There is a cute analogy to give you a sense of scale how much slower reading/writing to disk is in comparison to accessing a register. Since people generally confuse you with millennials, they assume you also enjoy avocado toast as much as we do. So think of fetching data being like the processing of fetching an avocado to make avocado toast.

  • If your data is stored in a register, that’s like the avocado already being in your hand. There is almost no time to use the avocado to make avocado toast.

  • If your data is stored in the cache, that’s like the avocado is stored in your produce bowl on the counter. You have to walk over to the part of your kitchen with your produce bowl, grab the avocado, and walk back to your station. That takes on the order of a few seconds.

  • If your data is stored in main memory (RAM), that’s like needing to go to the store to buy an avocado! You have to get in your car or bike, go to the store, duck around people to maintain social distancing while buying the avocado before you can go back home. This takes on the order of 20 minutes.

  • If your data is stored in disk, that’s like planting an avocado tree, waiting for it to grow and produce fruit, and then making avocado toast from that! This takes on the order of multiple months.

    • The hard disk is a particularly extreme example.
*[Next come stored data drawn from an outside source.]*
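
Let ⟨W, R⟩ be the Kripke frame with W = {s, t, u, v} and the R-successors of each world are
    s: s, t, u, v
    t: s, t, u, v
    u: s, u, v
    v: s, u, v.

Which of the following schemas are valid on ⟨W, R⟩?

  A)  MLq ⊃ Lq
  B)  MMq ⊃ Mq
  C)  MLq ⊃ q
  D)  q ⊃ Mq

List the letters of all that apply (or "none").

R is reflexive: each world relates to itself.
R is not symmetric: t R u but not u R t.
R is not transitive: u R s and s R t but not u R t.
R is not euclidean: s R u and s R t but not u R t.
(A) MLq ⊃ Lq (the dual of axiom 5) characterises the euclidean frames. R is not euclidean — not valid.
(B) MMq ⊃ Mq is the dual of axiom 4; it is valid on a frame exactly when R is transitive. R is not transitive, so not valid.
(C) MLq ⊃ q is the dual of axiom B, which corresponds to symmetry. R is not symmetric — not valid.
(D) q ⊃ Mq is the dual of axiom T, which corresponds to reflexivity. R is reflexive — valid.

D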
If you didn’t know, the name hard disk comes from the fact that it’s actually a physically spinning disk almost like a record player. This means to access memory on disk, you have to wait for these mechanical parts to physically move to align correctly to read the data you want!

Applications to Programming#

While the avocado analogy may be cute, it might not obvious why this is relevant to you as a data scientist if you aren’t working with writing programs at this low of a level. There are some pretty key takeaways from understanding this idea though.

First, notice that we talked about the fact that there are registers and caches above main memory. This is to help you as a programmer without you having to think of optimizing memory access as long as you program “normally”. What do we mean by “normal”? Generally, this means trying to follow locality. The designers of this hardware realized that almost all programs obey what they call “temporal locality” or “spatial locality”. Temporal locality means if you access a value, it’s more likely you will access it again in the future. Spatial locality means that if you access a value at index 0 in a list, it’s more likely that you will access the value at index 1 next rather than index 74. So this means when writing programs, try to avoid unnecessarily complicated logic that jumps around to different places in the dataset since these caching procedures generally try to speed up your program by assuming you will leverage these localities.

Second, realizing that reading/writing to disk is very slow and should be avoided being done frequently. There are some points where you will need to read/write to disk which is unavoidable (i.e., to read your dataset for data analysis), but ideally, you should try to avoid doing this frequently.

Third, is to keep this in mind when processing large datasets. Suppose I have a 50 GB CSV file for my final project and try to read it into Python using pandas.read_csv. If you remember correctly, my computer only has 16 GB of RAM, so how would it possibly read this file and store it in main memory for Python to access (see memory model of the last slide)? Your operating system does a clever trick called paging if you run out of RAM. Paging is a process of writing memory from RAM to disk if you were going to run out of space. This is nice from a continuity perspective, your program doesn’t completely break your computer even though you exceeded the RAM capacity, but very tricky from a performance perspective. This now means any time you want to access a new chunk of the dataset, your computer will have to go to and from disk to grab a new page of data that can fit in RAM.

The takeaway from the last point is that if you are working with large datasets, you might run into drastic slowdowns because of paging. As you are developing your code, it will help to develop with a small version of your dataset that will not cause these huge slowdowns. In some extreme cases, you might need to change your algorithm to work by reading the data only a small portion at a time to avoid paging in the first place.